Emerging byte-addressable storage technologies, such as NVM, provide a more cost-effective and larger-capacity alternative to DRAM, presenting new opportunities to address the high cost, limited capacity, and volatility of in-memory key-value (KV) stores. Numerous efforts have been dedicated to redesigning conventional structures on NVM. However, they were challenged by the substantial engineering cost and increased complexity to be integrated into existing systems. Thus, a general framework to apply existing indexes to KV stores on NVM becomes more attractive.
To solve the problems, a research team led by Xuan Zhou published their new research on 15 August 2024 in Frontiers of Computer Science co-published by Higher Education Press and Springer Nature.
The team proposed a general framework named HeterMM, for heterogeneous memory architecture consisting of DRAM and NVM. It is designed to fully leverage the superior performance of DRAM, and make the performance of the system as close to the in-DRAM one as possible.
Overview of the framework
In the research, they emphases the importance of fully leveraging the superior performance of DRAM by holding the index and hot data in DRAM. Typically, NVM suffers from the inferior performance than DRAM. Besides, its specific accessing characteristics also necessitate special designs to maximize its performance. The typical characteristics of NVM include its read-write asymmetry in terms of latency and bandwidth and the poor random access performance compared to sequential accesses. In response, the research team provides a framework, composing of a plugged-in in-DRAM index, a data storage mechanism on heterogeneous memory, and an operation log for failure recovery.

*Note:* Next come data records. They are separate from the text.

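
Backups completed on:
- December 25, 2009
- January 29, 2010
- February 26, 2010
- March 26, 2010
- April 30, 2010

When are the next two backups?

May 28, 2010; June 25, 2010

These are Fridays with 35, 28, 28, 35-day gaps.
Each is the final Friday of its month — January 29, 2010 is past the 28th, so '4th Friday' doesn't fit.
Last Friday of May 2010: May 28, 2010.
June 2010 ends with Friday June 25, 2010.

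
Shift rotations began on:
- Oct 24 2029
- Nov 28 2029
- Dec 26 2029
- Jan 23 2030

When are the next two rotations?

All dates are Wednesdays, 35, 28, 28 days apart.
Specifically, the 4th Wednesday of each month.
February 2030 — 4th Wednesday is Feb 27 2030.
4th Wednesday of March 2030: Mar 27 2030.

Feb 27 2030, Mar 27 2030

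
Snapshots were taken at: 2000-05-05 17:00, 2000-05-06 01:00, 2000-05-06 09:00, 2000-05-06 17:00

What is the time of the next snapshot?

Gaps: 8, 8, 8 hours — each event is 8 hours after the previous one.
2000-05-06 17:00 + 8 h = 2000-05-07 01:00.

2000-05-07 01:00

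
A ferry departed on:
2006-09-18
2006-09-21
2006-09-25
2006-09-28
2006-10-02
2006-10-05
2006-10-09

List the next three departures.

Every event lands on a Monday or Thursday (gaps cycle 3, 4, 3, 4, 3, 4).
So the schedule is: every Monday and Thursday.
Next Thursday: 2006-10-12.
The following Monday is 2006-10-16.
The following Thursday is 2006-10-19.

2006-10-12, 2006-10-16, 2006-10-19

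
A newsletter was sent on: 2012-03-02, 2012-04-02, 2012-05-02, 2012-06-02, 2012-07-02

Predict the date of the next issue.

2012-08-02

Each date is the 2nd; the gaps (31, 30, 31, 30) track the month lengths.
The rule is the 2nd of each month.
Next: August 2012 → 2012-08-02.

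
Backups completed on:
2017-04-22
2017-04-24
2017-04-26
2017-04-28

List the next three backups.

2017-04-30, 2017-05-02, 2017-05-04

The spacing is 2, 2, 2 days — always 2 days.
2017-04-28 + 2 days = 2017-04-30.
2017-04-30 + 2 days = 2017-05-02.
2017-05-02 + 2 days = 2017-05-04.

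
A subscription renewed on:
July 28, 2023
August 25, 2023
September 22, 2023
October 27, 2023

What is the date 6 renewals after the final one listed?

All dates are Fridays, 28, 28, 35 days apart.
Specifically, the 4th Friday of each month.
4th Friday of November 2023: November 24, 2023.
4th Friday of December 2023: December 22, 2023.
January 2024 — 4th Friday is January 26, 2024.
February 2024 — 4th Friday is February 23, 2024.
March 2024 — 4th Friday is March 22, 2024.
April 2024 — 4th Friday is April 26, 2024.

April 26, 2024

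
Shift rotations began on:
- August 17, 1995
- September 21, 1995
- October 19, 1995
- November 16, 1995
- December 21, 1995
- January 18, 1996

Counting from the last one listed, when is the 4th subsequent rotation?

May 16, 1996

All dates are Thursdays, 35, 28, 28, 35, 28 days apart.
Specifically, the 3rd Thursday of each month.
February 1996 — 3rd Thursday is February 15, 1996.
3rd Thursday of March 1996: March 21, 1996.
April 1996 — 3rd Thursday is April 18, 1996.
May 1996 — 3rd Thursday is May 16, 1996.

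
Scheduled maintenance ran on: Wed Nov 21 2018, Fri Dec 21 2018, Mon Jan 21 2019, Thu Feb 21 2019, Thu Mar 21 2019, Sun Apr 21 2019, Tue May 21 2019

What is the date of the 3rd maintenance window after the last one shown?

Wed Aug 21 2019

Each date is the 21st; the gaps (30, 31, 31, 28, 31, 30) track the month lengths.
The rule is the 21st of each month.
Next: June 2019 → Fri Jun 21 2019.
Next: July 2019 → Sun Jul 21 2019.
August 2019: Wed Aug 21 2019.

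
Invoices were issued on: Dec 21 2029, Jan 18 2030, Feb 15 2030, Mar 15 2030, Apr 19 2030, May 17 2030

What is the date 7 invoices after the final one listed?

These are Fridays at 28- or 35-day spacing (28, 28, 28, 35, 28).
The pattern: 3rd Friday of the month.
3rd Friday of June 2030: Jun 21 2030.
July 2030 — 3rd Friday is Jul 19 2030.
August 2030 — 3rd Friday is Aug 16 2030.
September 2030 — 3rd Friday is Sep 20 2030.
October 2030 — 3rd Friday is Oct 18 2030.
3rd Friday of November 2030: Nov 15 2030.
3rd Friday of December 2030: Dec 20 2030.

Dec 20 2030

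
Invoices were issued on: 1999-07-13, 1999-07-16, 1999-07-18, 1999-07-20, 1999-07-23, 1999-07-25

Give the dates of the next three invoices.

Every event lands on a Tuesday or Friday or Sunday (gaps cycle 3, 2, 2, 3, 2).
So the schedule is: every Tuesday, Friday and Sunday.
The following Tuesday is 1999-07-27.
The following Friday is 1999-07-30.
The following Sunday is 1999-08-01.

1999-07-27, 1999-07-30, 1999-08-01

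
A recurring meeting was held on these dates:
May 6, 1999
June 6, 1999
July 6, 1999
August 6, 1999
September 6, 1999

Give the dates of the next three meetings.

October 6, 1999; November 6, 1999; December 6, 1999

The day-of-month is always 6 (31, 30, 31, 31 days between events).
So this recurs on the 6th of each month.
Next: October 1999 → October 6, 1999.
November 1999: November 6, 1999.
Next: December 1999 → December 6, 1999.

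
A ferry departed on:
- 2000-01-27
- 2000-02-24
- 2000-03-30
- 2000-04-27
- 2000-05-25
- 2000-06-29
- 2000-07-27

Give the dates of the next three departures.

2000-08-31, 2000-09-28, 2000-10-26

Every date is a Thursday; gaps 28, 35, 28, 28, 35, 28 days.
Each is the last Thursday of its month (at least one falls on the 29th or later, ruling out '4th Thursday').
August 2000 ends with Thursday 2000-08-31.
Last Thursday of September 2000: 2000-09-28.
Last Thursday of October 2000: 2000-10-26.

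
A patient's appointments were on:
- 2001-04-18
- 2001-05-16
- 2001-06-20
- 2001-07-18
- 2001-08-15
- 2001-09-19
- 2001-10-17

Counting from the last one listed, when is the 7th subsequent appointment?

2002-05-15

Gaps: 28, 35, 28, 28, 35, 28 days — a mix of 28 and 35. Every date is a Wednesday.
Each is the 3rd Wednesday of its month.
3rd Wednesday of November 2001: 2001-11-21.
3rd Wednesday of December 2001: 2001-12-19.
3rd Wednesday of January 2002: 2002-01-16.
3rd Wednesday of February 2002: 2002-02-20.
March 2002 — 3rd Wednesday is 2002-03-20.
April 2002 — 3rd Wednesday is 2002-04-17.
May 2002 — 3rd Wednesday is 2002-05-15.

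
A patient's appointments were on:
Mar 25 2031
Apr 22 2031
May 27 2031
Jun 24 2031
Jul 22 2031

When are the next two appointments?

Aug 26 2031, Sep 23 2031

These are Tuesdays at 28- or 35-day spacing (28, 35, 28, 28).
The pattern: 4th Tuesday of the month.
August 2031 — 4th Tuesday is Aug 26 2031.
September 2031 — 4th Tuesday is Sep 23 2031.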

In particular, the index, which is the most frequently accessed and typically in a small unit and random order, is not friendly to NVM. Besides, their data structures, which are usually optimized for DRAM, may not perform as effectively on NVM. Moreover, the hotness-aware data storage on heterogeneous memory, aiming at holding the hot data in DRAM, which allows most requests being served by the DRAM, hiding the inferior performance of NVM as much as possible. Specifically, newly written data in HeterMM resides in DRAM, and old data is flushed to NVM in batches. Each data is allocated a logical address upon its arrival, which remains the same unless the data is updated out-of-place.
The persistence of NVM can ensure the durability of data residing in it, while an operation log is applied to ensure the durability of data residing in DRAM. Firstly, data in DRAM is updated in place, which could be regarded as early compaction and reduces data volume flushed to NVM. Secondly, data in NVM can be regarded as a checkpoint which can be used to cut off the operation log. Moreover, to optimize access to read-only data in NVM, the DRAM region is divided into a read cache and a write region, with the former holding frequently accessed data residing in NVM while the latter holding newly arrived data. They share the same space in DRAM and can be resized dynamically according to the workload.
Extensive experiments which combine HeterMM with different kinds of indexes, including CLHT, LFHT, and B+ tree, verifies the efficiency of HeterMM. Specifically, HeterMM could outperform both the state-of-the-art index persist framework and state-of-the-art hybrid DRAM and NVM-based hash tables and B+ trees. This benefits from the fact that HeterMM holds the hot data in NVM which could allows the read requests being served by the DRAM without accessing NVM.
DOI: 10.1007/s11704-024-3713-0